Don’t count David Cronenberg Among the author who wears the torch for theater exhibition. Talk to Jim Jarmusch for Interview magazineThe Body Horror Legend Explained that he does not see common film as a naturally superior way of watching his films.
“I only see movies in real theaters every now and then, mostly on film Festivals, and I have found that the projection is not always so great, “Cronenberg said.” I remember I was in Venice on stage with Spike Lee and some others. He talked about the cathedral in film, the whole religious aspect of it. And I said, “Spike, I’m looking at” Lawrence of Arabia “on my watch, and there are a thousand camels there. I can see each of them. ‘I joking, but what I meant was that I don’t think the cinema experience is so good. Maybe it is because I’m older. I don’t feel the common thing.”
Cronenberg’s thoughts on technological developments in filmmaking and display are in line with much of his filmography, which is often about the need to embrace changes or risk remaining by nature. He expressed similar thoughts about Celluloid filmTo say that the convenience of working with digital cameras outweighs all the visual benefits that can come from shooting on film
“I think people who talk about streaming can be very passionate in the way we were passionate in the cinema after we saw a movie. So it’s different, but I don’t think it’s worse,” he said. “I also don’t miss working with film. The cutting and editing was a nightmare for me. It was very restrictive. You have so much more control now. And of course we are control freaks to some extent if you make a movie.”
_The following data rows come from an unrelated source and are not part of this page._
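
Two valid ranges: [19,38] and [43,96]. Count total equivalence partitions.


Valid ranges: [19,38] and [43,96]
Class 1: x < 19 — invalid
Class 2: 19 ≤ x ≤ 38 — valid
Class 3: 38 < x < 43 — invalid (gap between ranges)
Class 4: 43 ≤ x ≤ 96 — valid
Class 5: x > 96 — invalid
Total equivalence classes: 5

5 equivalence classes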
Cronenberg’s latest film, “Hyls“Now playing in theaters. The film, which follows a widow that processes its grief by placing its wife’s body in a live-streaming coffin, was noticed a critic choice By IndieWires David Ehrlich after his premiere at the Film Festival 2024.
“Inspired by the loss of the director’s wife, ‘The Shrouds’ is a history of mourning because only David Cronenberg would ever think to shoot one,” read IndieWire’s review. “Sardonic, unsentimental and often so cadaver stiff that the film itself seems to suffer from Rigor Mortis, as if its pictures died sometime along their short journey from the projector to the screen. And really, what would you expect?”